Через два-три дня встретила я Лемешевых на скамеечке в густом парке.
Сосны, дубы кругом. Я очень люблю Подмосковье. Смотрели, дышали, молчали, а потом заговорили о самом для нас родном — об опере. Горячо. Иначе и не могли. О взаимоотношениях музыки и слова в музыкальном театре.
Мы оба поклонялись Собинову — величайшему мастеру кантилены, излучавшему очарование звуком голоса, человеку огромной культуры во всем, «такому европейскому Ленскому». Но мне хотелось спросить, как Лемешев нашел какие-то новые, особые краски в этой же роли, пылкость «девственно-чистой» юности.
— Вы же ювелирно несете, ощущаете не только Чайковского, но каждое слово Пушкина; певцы почти никогда не достигают такого тонкого осмысления образа. Какой режиссер делал с вами эту роль?
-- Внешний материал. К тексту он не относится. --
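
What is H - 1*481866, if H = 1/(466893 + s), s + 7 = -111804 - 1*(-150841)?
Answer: -243787092317/505923 ≈ -4.8187e+5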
— Станиславский, — ответил Лемешев. — Первые восемь раз я пел эту партию в его Студии.
И как это я забыла?! Слышала ведь об этом.
Я почувствовала радость, что именно Станиславский открыл такого Ленского, и гордость за Лемешева, что он работал с самим Станиславским. Какое-то «но» сейчас у Лемешева все-таки звучало. Искоса на меня поглядывая, Лемешев сказал, что талантливые режиссеры все же деспоты. Я ответила, перефразируя слова Пушкина, что режиссеры люди, «которых не сужу, затем, что к ним принадлежу».
— Это, может быть, и правильно с вашей стороны. Но певцу воздух нужен, иначе как же петь? А тут репетиции. Любовь к слову — все хорошо, но главное все-таки голос, самое главное — музыка: она больше, чем слово, рождает образ.
— Режиссер и дирижер в опере… должны быть обладателями двух сердец каждый: режиссер органично воспринимать музыку, чувствовать ее своей стихией, дирижер понимать, что за нотами должно быть — зачем, кому поет сейчас на сцене органично ощущаемый им в своей индивидуальности артист-певец.
Мы оба восхищались Константином Сергеевичем и единодушно считали его гением… театра драматического.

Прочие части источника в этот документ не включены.